54. Особенно скромным и непритязательным был костюм курсисток (слушательниц Высших женских курсов, открытых в России в 1872 г.) и их учительниц: темные строгие платья с белым воротником (юбка до щиколоток с рядами узкой оборки, лиф с длинной баской). Шелковые платья или блузы заменили шерстяными, льняными или хлопчатобумажными. Софья Перовская в письме к матери из тюрьмы просит принести белый воротничок и манжеты, чтобы выглядеть на судебном процессе подтянутой. См. подробнее: [Каминская, электронный ресурс, http://www.thingshistory.com/russkij-kostyum-xix-veka, свободный]. В.И. Порудоминский приводит рецензию по поводу картины художника Н.Я. Ярошенко «Курсистка»: «Полюбуйтесь же на нее: мужская шляпа, мужской плащ, грязные юбки, оборванное платье, бронзовый или зеленоватый цвет лица, подбородок вперед, в мутных глазах все: бесцельность, усталость, злоба, ненависть, какая-то глубокая ночь с отблеском болотного огня — что это такое? По наружному виду — какой-то гермафродит, по нутру подлинная дочь Каина. Она остригла волосы, и не напрасно: ее мать так метила своих Капок и Палашек «за грех»... Теперь она одна, с могильным холодом в душе, с гнетущей злобой и тоской в сердце. Ее некому пожалеть, об ней некому помолиться — все бросили. Что ж, быть может, и лучше: когда умрет от родов или тифа, не будет скандала на похоронах» [Порудоминский, электронный ресурс, http://www.tphv-history.ru/books/porudominskiy-yaroshenko29.html, свободный].

55. В широком смысле они могут быть разделены на социальные коды, текстуальные коды и интерпретативные коды [Скрипник, 2000, с. 12].

56. Одежда-образ отображается на рисунках, фотографиях, и материалами ее являются линии, формы, краски, поверхности, — отношения, которые носят пластический характер.

57. Vestimentum — лат. — имеющий отношение к одежде, «вестиментарный культурный код» у культурологов или «вестиментарное обезображивание» — у медиков.

58. Для иллюстрации приводится пример из модного журнала, где говорится, что этот длинный кардиган — скромный (без подкладки) или забавный (двусторонний) — здесь сразу видны две вариации — в одежде (отсутствие подкладки к двусторонности) и в характере (скромный превращается в забавный), и обратно, вариация в характере обязательно ведет к вариации в одежде.

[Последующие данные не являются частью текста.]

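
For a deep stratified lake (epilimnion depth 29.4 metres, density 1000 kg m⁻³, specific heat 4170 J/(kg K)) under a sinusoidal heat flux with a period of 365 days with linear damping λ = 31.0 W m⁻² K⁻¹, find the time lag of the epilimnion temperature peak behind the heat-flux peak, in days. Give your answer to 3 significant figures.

38.8 days

Areal heat capacity C = ρ c_p D = 1000 × 4170 × 29.4 = 1.23×10^8 J/(m^2 K).
ω = 2π / 3.15×10^7 s = 1.99×10^-7 s⁻¹.
Phase lag φ = arctan(Cω/λ) = arctan(24.4/31.0) = 0.667 rad.
Time lag = φ / ω = 0.667 / 1.99×10^-7 = 3.35×10^6 s = 38.8 days.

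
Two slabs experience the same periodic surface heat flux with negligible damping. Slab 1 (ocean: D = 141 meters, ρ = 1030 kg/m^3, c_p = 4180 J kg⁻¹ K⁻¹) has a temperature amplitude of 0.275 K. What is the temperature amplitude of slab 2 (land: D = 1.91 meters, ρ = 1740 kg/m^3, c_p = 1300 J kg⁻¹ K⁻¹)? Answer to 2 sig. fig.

39 K

C_ocean = 6.07×10^8 J/(m²·K); C_land = 4.32×10^6 J/(m²·K).
A ∝ 1/C ⇒ A_land = A_ocean × C_ocean/C_land = 0.275 × 141 = 38.6 K.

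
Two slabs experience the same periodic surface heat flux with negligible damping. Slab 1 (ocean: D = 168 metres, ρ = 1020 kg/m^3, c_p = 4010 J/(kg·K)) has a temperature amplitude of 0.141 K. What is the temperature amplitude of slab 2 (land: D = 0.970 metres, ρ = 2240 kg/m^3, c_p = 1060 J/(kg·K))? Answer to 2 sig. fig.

42 K

C_ocean = 6.87×10^8 J/(m²·K); C_land = 2.30×10^6 J/(m²·K).
A ∝ 1/C ⇒ A_land = A_ocean × C_ocean/C_land = 0.141 × 298 = 42.1 K.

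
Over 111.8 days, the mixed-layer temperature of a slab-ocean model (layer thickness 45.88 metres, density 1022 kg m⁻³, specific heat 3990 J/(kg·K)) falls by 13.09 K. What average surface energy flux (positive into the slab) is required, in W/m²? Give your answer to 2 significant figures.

-250

Areal heat capacity C = ρ c_p D = 1022 × 3990 × 45.88 = 1.87×10^8 J/(m^2 K).
Required heat per unit area: Q = C ΔT = 1.87×10^8 × -13.09 = -2.45×10^9 J/m².
Flux F = Q / Δt = -2.45×10^9 / 9.66×10^6 s = -254 W/m².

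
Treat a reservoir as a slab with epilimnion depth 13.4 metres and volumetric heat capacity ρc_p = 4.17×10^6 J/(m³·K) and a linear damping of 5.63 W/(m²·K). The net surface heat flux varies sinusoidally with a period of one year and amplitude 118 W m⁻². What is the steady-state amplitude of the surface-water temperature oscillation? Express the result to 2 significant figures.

Areal heat capacity C = ρc_p × D = 4.17×10^6 × 13.4 = 5.59×10^7 J m⁻² K⁻¹.
Angular frequency ω = 2π / T = 2π / 3.15×10^7 s = 1.99×10^-7 s⁻¹.
√((Cω)² + λ²) = √((11.1)² + 5.63²) = 12.5 W/(m²·K).
Amplitude A = F₀ / √((Cω)²+λ²) = 118 / 12.5 = 9.46 K.

9.5 K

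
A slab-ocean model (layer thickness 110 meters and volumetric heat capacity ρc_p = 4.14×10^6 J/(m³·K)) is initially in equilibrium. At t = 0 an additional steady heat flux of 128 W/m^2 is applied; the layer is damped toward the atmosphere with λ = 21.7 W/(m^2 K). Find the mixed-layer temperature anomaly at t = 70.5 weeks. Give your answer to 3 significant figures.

Areal heat capacity C = ρc_p × D = 4.14×10^6 × 110 = 4.55×10^8 J m⁻² K⁻¹.
τ = C / λ = 4.55×10^8 / 21.7 = 2.10×10^7 s.
Equilibrium anomaly ΔT_eq = F / λ = 128 / 21.7 = 5.90 K.
t = 70.5 weeks = 4.26×10^7 s, so t/τ = 2.03.
ΔT(t) = ΔT_eq (1 − e^(−t/τ)) = 5.90 × (1 − e^−2.03) = 5.13 K.

5.13 K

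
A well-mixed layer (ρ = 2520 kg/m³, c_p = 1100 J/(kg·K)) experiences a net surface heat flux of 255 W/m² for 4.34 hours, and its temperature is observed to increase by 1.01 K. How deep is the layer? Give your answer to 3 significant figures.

Heat input Q = F Δt = 255 × 15600 s = 3.98×10^6 J/m².
Required areal heat capacity C = Q / ΔT = 3.94×10^6 J/(m²·K).
Depth D = C / (ρ c_p) = 3.94×10^6 / (2520 × 1100) = 1.42 m.

1.42 m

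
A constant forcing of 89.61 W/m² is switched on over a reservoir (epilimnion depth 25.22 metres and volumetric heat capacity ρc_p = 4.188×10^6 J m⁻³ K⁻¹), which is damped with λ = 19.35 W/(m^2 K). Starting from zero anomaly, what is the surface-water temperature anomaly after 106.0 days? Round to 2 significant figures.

3.8 K

Areal heat capacity C = ρc_p × D = 4.188×10^6 × 25.22 = 1.06×10^8 J m⁻² K⁻¹.
τ = C / λ = 1.06×10^8 / 19.35 = 5.46×10^6 s.
Equilibrium anomaly ΔT_eq = F / λ = 89.61 / 19.35 = 4.63 K.
t = 106.0 days = 9.16×10^6 s, so t/τ = 1.68.
ΔT(t) = ΔT_eq (1 − e^(−t/τ)) = 4.63 × (1 − e^−1.68) = 3.77 K.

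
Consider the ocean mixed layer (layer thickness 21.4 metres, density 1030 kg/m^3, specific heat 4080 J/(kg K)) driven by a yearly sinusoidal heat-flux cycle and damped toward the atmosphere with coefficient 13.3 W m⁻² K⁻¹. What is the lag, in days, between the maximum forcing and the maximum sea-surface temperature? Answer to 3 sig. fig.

Areal heat capacity C = ρ c_p D = 1030 × 4080 × 21.4 = 8.99×10^7 J m⁻² K⁻¹.
ω = 2π / 3.15×10^7 s = 1.99×10^-7 s⁻¹.
Phase lag φ = arctan(Cω/λ) = arctan(17.9/13.3) = 0.932 rad.
Time lag = φ / ω = 0.932 / 1.99×10^-7 = 4.68×10^6 s = 54.2 days.

54.2 days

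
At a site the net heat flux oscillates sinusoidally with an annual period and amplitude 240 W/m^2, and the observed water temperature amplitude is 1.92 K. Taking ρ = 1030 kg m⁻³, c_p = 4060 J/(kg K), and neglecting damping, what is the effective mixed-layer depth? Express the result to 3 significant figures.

ω = 2π / 3.15×10^7 s = 1.99×10^-7 s⁻¹.
Required C = F₀ / (A ω) = 240 / (1.92 × 1.99×10^-7) = 6.27×10^8 J/(m²·K).
D = C / (ρ c_p) = 6.27×10^8 / (1030 × 4060) = 150 m.

150 m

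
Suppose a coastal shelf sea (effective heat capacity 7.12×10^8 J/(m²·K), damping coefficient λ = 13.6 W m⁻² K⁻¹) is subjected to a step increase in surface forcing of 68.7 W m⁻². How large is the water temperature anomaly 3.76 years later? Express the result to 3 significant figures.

Areal heat capacity C = 7.12×10^8 J/(m²·K) (given).
τ = C / λ = 7.12×10^8 / 13.6 = 5.24×10^7 s.
Equilibrium anomaly ΔT_eq = F / λ = 68.7 / 13.6 = 5.05 K.
t = 3.76 years = 1.19×10^8 s, so t/τ = 2.27.
ΔT(t) = ΔT_eq (1 − e^(−t/τ)) = 5.05 × (1 − e^−2.27) = 4.53 K.

4.53 K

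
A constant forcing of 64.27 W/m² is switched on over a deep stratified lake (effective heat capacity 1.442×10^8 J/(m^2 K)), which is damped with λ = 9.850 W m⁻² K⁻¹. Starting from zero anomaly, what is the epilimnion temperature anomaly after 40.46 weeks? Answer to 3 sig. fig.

5.30 K

Areal heat capacity C = 1.442×10^8 J/(m^2 K) (given).
τ = C / λ = 1.44×10^8 / 9.850 = 1.46×10^7 s.
Equilibrium anomaly ΔT_eq = F / λ = 64.27 / 9.850 = 6.52 K.
t = 40.46 weeks = 2.45×10^7 s, so t/τ = 1.67.
ΔT(t) = ΔT_eq (1 − e^(−t/τ)) = 6.52 × (1 − e^−1.67) = 5.30 K.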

59. См. у В.М. Липской: «Следует иметь в виду, что именно наличие интертекстуальной составляющей дает возможность полноценного существования костюма в социуме, а значит являться «великим текстом», воплощающим «чистое творчество как преодоление всего пространственно-временного, как достижение высшей свободы» (В.Н. Топоров)» [Липская, 2012, с. 27—28].

60. См. также: Лысенко О.В. Метаморфозы одежды в хаосе архаичных форм: модель формирования семантической структуры «народного костюма» в восточнославянской этнокультурной традиции XIX—XX вв. // Мифология и повседневность: Материалы научной конференции 24—26 февраля 1999 г. СПб., 1996. Вып. 2. С. 81—100.